Messrs. Smith and Taylor have pointed out that they are representing respondents without charging them any fee and that they consented to represent respondents only after other attorneys had refused representation unless respondents paid a substantial retainer. We accept these representations at face value. Nothing which we have said here should be construed to reflect adversely on the motives of Messrs. Smith and Taylor in undertaking to represent respondents. However, we do not believe these considerations to be a justification for the adversary stance which they have taken against their former client under the facts of this case.
REVERSED AND REMANDED with directions to grant the motion to disqualify.
CONNOR, J., not participating.
NOTES
[1] See Appellate Rules 23(e) and 24(a).
[2] These principles may also be inferred from Ethical Considerations 4-5, 4-6 and 9-6 of the Code of Professional Responsibility. A thorough review of the authorities, and a proposed disciplinary rule appears in Note: Attorney's Conflict of Interests: Representation of Interest Adverse to That of Former Client, 55 B.U.L. Rev. 61 (1975).
[3] In a letter Smith wrote to Carl Moses dated June 25, 1975 he noted that he had not seen a title report or appraisal of the property, had not received certain agreements concerning loan assumptions and a water system conversion, and had not ascertained whether the buildings on the property were in compliance with applicable building codes.

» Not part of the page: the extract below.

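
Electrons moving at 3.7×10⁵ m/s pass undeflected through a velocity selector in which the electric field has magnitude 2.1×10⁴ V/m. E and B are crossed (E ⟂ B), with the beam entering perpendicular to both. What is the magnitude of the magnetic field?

Balance of forces in the selector: qE = qvB ⇒ B = E/v.
B = 2.1×10⁴/3.7×10⁵ = 0.057 T.

B = 0.057 T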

[4] In 1974 he worked as a law clerk for The Aleut Corporation under Smith's supervision.
[5] Telos, Inc. v. Hawaiian Telephone Co., 397 F. Supp. 1314, 1319 (D.Haw. 1975); Brasseaux v. Girouard, 214 So. 2d 401, 406 (La. App. 1968); Humble Oil & Refining Company v. American Oil Company, 224 F. Supp. 909, 910-911 (E.D. Mo. 1963); Laskey Bros. of W. Va., Inc. v. Warner Bros. Pictures, 224 F.2d 824, 826 (2d Cir.1955).